A ello se suma otro factor que tiene que ver, cómo no, con el dinero. El Environmental Working Group dice financiarse (20 millones de dólares anuales), en gran medida, mediante donaciones de particulares y fundaciones filantrópicas, pero también desarrolla programas como el certificado EWG Verified®, que determinadas empresas pagan por utilizarlo como distintivo de producto “limpio”. Este tipo de certificaciones no es inusual (vimos algo similar en los productos biodinámicos), pero introduce un matiz relevante: la organización no solo comunica riesgos, sino que participa en un mercado donde esos riesgos percibidos generan valor para ellos y sus clientes. En ese contexto, resulta ilustrativo el caso de Christine Gardner, cuyo historial podéis ver en esta página. Una activista centrada en la “eliminación de toxinas” del entorno doméstico, fue miembro en el pasado del Consejo del EWG y participó en el lanzamiento del programa EWG Verified, mientras era una de las primeras embajadoras de la marca de cosmética “limpia” Beautycounter (ahora Counter), bastantes de cuyos productos llevan esa certificación. Este tipo de confluencias no implica necesariamente conflictos directos, pero sí introduce dudas similares a las que se suelen aducir cuando un artículo científico es financiado por una empresa privada. Particularmente en un entorno como el de la cosmética que, en muchas ocasiones, ronda la pseudociencia.

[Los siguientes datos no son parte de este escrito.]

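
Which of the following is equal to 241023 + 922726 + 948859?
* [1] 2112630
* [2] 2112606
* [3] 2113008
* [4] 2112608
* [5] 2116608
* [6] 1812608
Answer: 4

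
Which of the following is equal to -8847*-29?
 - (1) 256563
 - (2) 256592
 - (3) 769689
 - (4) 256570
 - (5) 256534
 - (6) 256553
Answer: 1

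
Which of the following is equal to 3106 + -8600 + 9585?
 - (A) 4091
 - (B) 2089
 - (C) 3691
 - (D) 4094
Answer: A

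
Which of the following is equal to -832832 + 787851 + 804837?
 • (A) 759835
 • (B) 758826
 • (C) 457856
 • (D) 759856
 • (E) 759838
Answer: D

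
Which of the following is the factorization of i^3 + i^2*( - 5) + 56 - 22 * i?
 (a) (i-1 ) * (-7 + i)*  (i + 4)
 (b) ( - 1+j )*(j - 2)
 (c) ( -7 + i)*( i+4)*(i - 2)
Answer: c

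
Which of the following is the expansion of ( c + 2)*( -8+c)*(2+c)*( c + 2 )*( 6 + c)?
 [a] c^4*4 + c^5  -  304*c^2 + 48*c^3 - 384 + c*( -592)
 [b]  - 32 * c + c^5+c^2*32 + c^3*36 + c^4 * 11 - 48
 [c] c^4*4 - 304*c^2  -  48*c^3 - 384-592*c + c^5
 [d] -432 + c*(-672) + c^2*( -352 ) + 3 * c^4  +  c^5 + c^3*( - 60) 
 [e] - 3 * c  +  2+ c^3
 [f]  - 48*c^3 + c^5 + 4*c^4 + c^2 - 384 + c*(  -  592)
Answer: c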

En definitiva, el caso Alar mostró cómo un peligro real, pero mal contextualizado, puede generar una alarma desproporcionada. La “Dirty Dozen®” reproduce, en cierta medida, ese mismo esquema. Y las consecuencias no son triviales ya que, si las personas perciben ciertos alimentos como peligrosos, pueden evitarlos. Desde el punto de vista de salud pública, eso puede ser contraproducente, porque los beneficios del consumo de frutas y verduras están sólidamente establecidos y superan con creces los riesgos asociados a residuos de plaguicidas en niveles habituales.

Afortunadamente, la gente de mi pueblo parece haber evaluado bien ese binomio riesgo/equilibrio: cada vez hay más fruterías….

Música para hoy: de Sergei Prokofiev, la Troika del "Teniente Kije" con Tugan Sokhiev dirigiendo a la Filarmónica de Berlín.